China Hub Under Political Microscope
JEFFERSON CITY, Mo. (KMOX) – Senators requested updated projections to answer their questions regarding projections on revenue and job creation under the administration’s proposal for tax breaks to develop an air cargo transport hub in St. Louis.
A private company hired by the state, Regional Economic Development Inc., presented its projections at an informal briefing of Senators Monday night, the day before a scheduled chamber debate on the $360 million package of tax breaks. Several senators expressed dissatisfaction with information provided by the company.
“Understanding that every dollar that we invest in this or any other economic incentive is a dollar that we’re not going to put in education or we’re not going to put in roads or we’re not going to put in bigger issues,” said Sen. Brad Lager, R-Maryville. “We need to understand what those returns and opportunity costs are.”
Lager said he requested the information because a consensus had not been reached in the Senate. Farrah Fite, Communications Director for the Majority Caucus, said they still hope to begin debating the bill during session despite unanswered questions.
The results encompassed multiple scenarios, most of which predicting a small positive return only ten years after the initial investment. REMI also predicted, using previous studies, one job created per 2,500 square feet of warehouse space created.
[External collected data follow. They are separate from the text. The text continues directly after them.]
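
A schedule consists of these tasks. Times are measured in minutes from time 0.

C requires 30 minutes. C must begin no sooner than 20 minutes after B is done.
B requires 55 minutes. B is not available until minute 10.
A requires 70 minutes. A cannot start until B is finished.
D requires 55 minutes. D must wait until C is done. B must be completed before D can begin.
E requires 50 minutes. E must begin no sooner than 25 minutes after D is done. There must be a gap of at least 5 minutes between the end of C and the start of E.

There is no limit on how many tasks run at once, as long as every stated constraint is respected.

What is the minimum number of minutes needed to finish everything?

245

After its own release at minute 10, B can start at minute 10 and finishes at minute 65.
After B (finishes minute 65, plus 20-minute gap → minute 85), C can start at minute 85 and finishes at minute 115.
D needs all of C (finishes minute 115); B (finishes minute 65). That puts its earliest start at minute 115; it finishes at 115 + 55 = minute 170.
E has to wait for D (finishes minute 170, plus 25-minute gap → minute 195); C (finishes minute 115, plus 5-minute gap → minute 120). The latest of these is minute 195, so E runs minute 195 to 195 + 50 = minute 245.
A waits on B (finishes minute 65), so it starts at minute 65 and finishes at 65 + 70 = minute 135.
All tasks are finished once the last one completes. Finish times: A at 135, B at 65, C at 115, D at 170, E at 245. The latest is minute 245.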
Multiple senators requested that more information be provided, the bill is up for discussion during the special session.
Multiple senators questioned the accuracy of REMI’s data, saying that REMI has previously overestimated job creation. Sen. Jason Crowell, R-Cape Girardeau, questioned whether companies would be able to recieve tax credits without proof they created sustainable jobs. The Quality Jobs Credit, which companies would be eligible for as well as the Aerotropolis tax credits, requires proof before any payments are made.
“This as currently contemplated, as currently stated, is an entitlement, and that money goes out whether or not those jobs are created,”said Crowell. “It’s not the same as, in my understanding, as a typical economic development to where you’re able to negotiate out a 1-1 return to where if the company doesn’t produce those jobs, they don’t get the tax credits.”
Another concern presented was that REMI has no data on how accurate it’s projections have been in the past, despite being in use since it’s creation at the University of Massachusetts in 1980. A REMI spokesman said the accuracy of the data depends on the accuracy of the information presented by the company. However, in this projection REMI’s data is based on research and assumptions, not an actual business plan.
Factors that were not taken into consideration include the possibility that roads would need to be altered to account for increased traffic and a tax credit applying to distressed land, including areas where this development would take place. Another concern was that some of the jobs created could be temporary construction jobs, demolishing some of the 31 million square feet of existing warehouse space to build new facilities. Senators requested that REMI include these factors in another set of projections.
“If you incorporate that into your formula, I think we would have a better ability to see what the benefit is over ten and 15 years,” said Sen. Chapalle-Nadal, D-St. Louis County. Nadal introduced the concern over possible road changes and requested information of how those costs change projected revenue.
A majority of the senate attended the briefing.